On 22 March 2008 Featherstone was interviewed on Australian radio where she was asked what models she admired, to which Featherstone replied "I don't admire models. Let's face it, it's not rocket science. It's fun work and you get paid well but I don't think modeling is something to be admired for".

Featherstone was used in stories on teenage models that appeared on Australian current affairs program "Today Tonight" (11 April 2008 and 20 May 2008) along with 14-year-old Polish model Monika Jagaciak with both models being banned from appearing in Fashion Weeks due to their ages. Featherstone was again criticised for her involvement in the modeling industry and these concerns were heightened when Featherstone travelled to Hong Kong in June 2008 and appeared in numerous advertising campaigns which many critics believed portrayed Featherstone as being in her late teens. Local media referred to Featherstone as "Australia's supertween model".

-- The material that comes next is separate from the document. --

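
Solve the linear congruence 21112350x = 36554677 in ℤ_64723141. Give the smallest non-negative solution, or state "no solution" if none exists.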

Featherstone was featured on Australia's highest ranking television show "60 Minutes" (22 June 2008) where she spoke openly about her modeling career and how much she enjoyed it. In a related story Featherstone was asked what she thought of Brisbane Fashion Week banning models under the age of 16 from the catwalk to which Featherstone replied "I'm happy to wait until I'm 16 to model older clothes. It really is no big deal".

Featherstone appeared on Australian current affairs show "Today Tonight" (4 August 2008) as the featured model for a new hair straightener again raising concerns as to whether she was too young to be associated with such a product.

In 2018 Featherstone was working as a paralegal at a Melbourne law firm.